Farmers and ranchers have invested their heart and soul into this industry. The adverse conditions hurt others in the state, but we know that it's not a time to give up. Those who are facing a corn crop without ears are the same ones who will plant seeds again next spring, ready to handle what Mother Nature hands out. With continued optimism, next year will be better with more rain and better conditions. Is lack of rain better than too much rain? Many have had to mull that over in the last five years.
In the kitchen
Last weekend, I dealt with a counter full of tomatoes, green peppers, onions, apples, celery and beets. For a time there was chaos as I had all four stove burners going, jars rattling and timers ticking. At the end of the day, quart and pint jars of tomatoes, sauce and pickles had replaced the veggies on the counter. And in another hour or two, the kitchen returned to normal.
For me, preserving the produce from the garden is something I choose to do. Too many times, our fresh produce gets tucked away in the refrig and we forget about it. For pioneers who homesteaded here in the Dakotas, what they grew was what they lived on, they didn't have the luxury of running to a supermarket to pick up a few green peppers or an extra onion. When I run across a zucchini in the garden that has gotten too big, I toss it in the trees. My grandmother would have found a way to preserve it in some way - maybe pickles or a relish.
With the talk of drought across most of the country, someone noted that we don't have a problem with too little food in the world; distribution is the problem.
In one of the stories I read, Brad Morgan, Pfizer meat scientist, said in the U.S. annually we throw away 242 pounds of food per person, or about 1,400 calories per person per day. Looking to feed 9 billion people by 2050, he said, We're going to have to come up with technology to double this food production, he said. But we've also got to become less wasteful.

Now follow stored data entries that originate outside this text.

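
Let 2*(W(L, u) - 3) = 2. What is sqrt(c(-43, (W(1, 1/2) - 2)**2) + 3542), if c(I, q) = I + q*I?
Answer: sqrt(3327) ≈ 57.680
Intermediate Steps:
W(L, u) = 4 (W(L, u) = 3 + (1/2)*2 = 3 + 1 = 4)
c(I, q) = I + I*q
sqrt(c(-43, (W(1, 1/2) - 2)**2) + 3542) = sqrt(-43*(1 + (4 - 2)**2) + 3542) = sqrt(-43*(1 + 2**2) + 3542) = sqrt(-43*(1 + 4) + 3542) = sqrt(-43*5 + 3542) = sqrt(-215 + 3542) = sqrt(3327)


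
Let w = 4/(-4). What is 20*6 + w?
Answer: 119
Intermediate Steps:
w = -1 (w = 4*(-¼) = -1)
20*6 + w = 20*6 - 1 = 120 - 1 = 119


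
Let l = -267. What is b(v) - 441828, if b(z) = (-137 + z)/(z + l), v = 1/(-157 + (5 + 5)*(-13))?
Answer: -3385724032/7663 ≈ -4.4183e+5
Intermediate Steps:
v = -1/287 (v = 1/(-157 + 10*(-13)) = 1/(-157 - 130) = 1/(-287) = -1/287 ≈ -0.0034843)
b(z) = (-137 + z)/(-267 + z) (b(z) = (-137 + z)/(z - 267) = (-137 + z)/(-267 + z))
b(v) - 441828 = (-137 - 1/287)/(-267 - 1/287) - 441828 = -39320/287/(-76630/287) - 441828 = -287/76630*(-39320/287) - 441828 = 3932/7663 - 441828 = -3385724032/7663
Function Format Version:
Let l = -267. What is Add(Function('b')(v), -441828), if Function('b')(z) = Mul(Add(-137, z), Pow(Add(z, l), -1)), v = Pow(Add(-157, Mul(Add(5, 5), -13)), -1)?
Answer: Rational(-3385724032, 7663) ≈ -4.4183e+5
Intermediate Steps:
v = Rational(-1, 287) (v = Pow(Add(-157, Mul(10, -13)), -1) = Pow(Add(-157, -130), -1) = Pow(-287, -1) = Rational(-1, 287) ≈ -0.0034843)
Function('b')(z) = Mul(Pow(Add(-267, z), -1), Add(-137, z)) (Function('b')(z) = Mul(Add(-137, z), Pow(Add(z, -267), -1)) = Mul(Add(-137, z), Pow(Add(-267, z), -1)) = Mul(Pow(Add(-267, z), -1), Add(-137, z)))
Add(Function('b')(v), -441828) = Add(Mul(Pow(Add(-267, Rational(-1, 287)), -1), Add(-137, Rational(-1, 287))), -441828) = Add(Mul(Pow(Rational(-76630, 287), -1), Rational(-39320, 287)), -441828) = Add(Mul(Rational(-287, 76630), Rational(-39320, 287)), -441828) = Add(Rational(3932, 7663), -441828) = Rational(-3385724032, 7663)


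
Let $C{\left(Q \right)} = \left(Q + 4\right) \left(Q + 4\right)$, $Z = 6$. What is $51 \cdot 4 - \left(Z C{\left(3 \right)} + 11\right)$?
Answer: $-101$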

Some of that comes from the outlandish portions served in restaurants. Other waste comes from just forgetting to use food before it is out of date.
The Food Institute reports that food inflation, including the impact of the severe drought in the Midwest this year, will cost a family of four $351.12 more in food spending in 2013 than in 2012 - approximately $6.75 a week. Food-at-home spending will increase about $4 a week, and away-from-home spending by about $2.75, according to The Food Institute.
A breakdown shows most of the increase will be spent at meat counters, where annual costs are seen rising about $44 next year for a family of four. Fresh produce prices will add another $23.44, but processed fruit and vegetable will account for about $11. And for those families eating away-from-home; two-person households will be spending an average $86.73 more next year.
What is your reaction to those predictions? Anyone want an extra zucchini?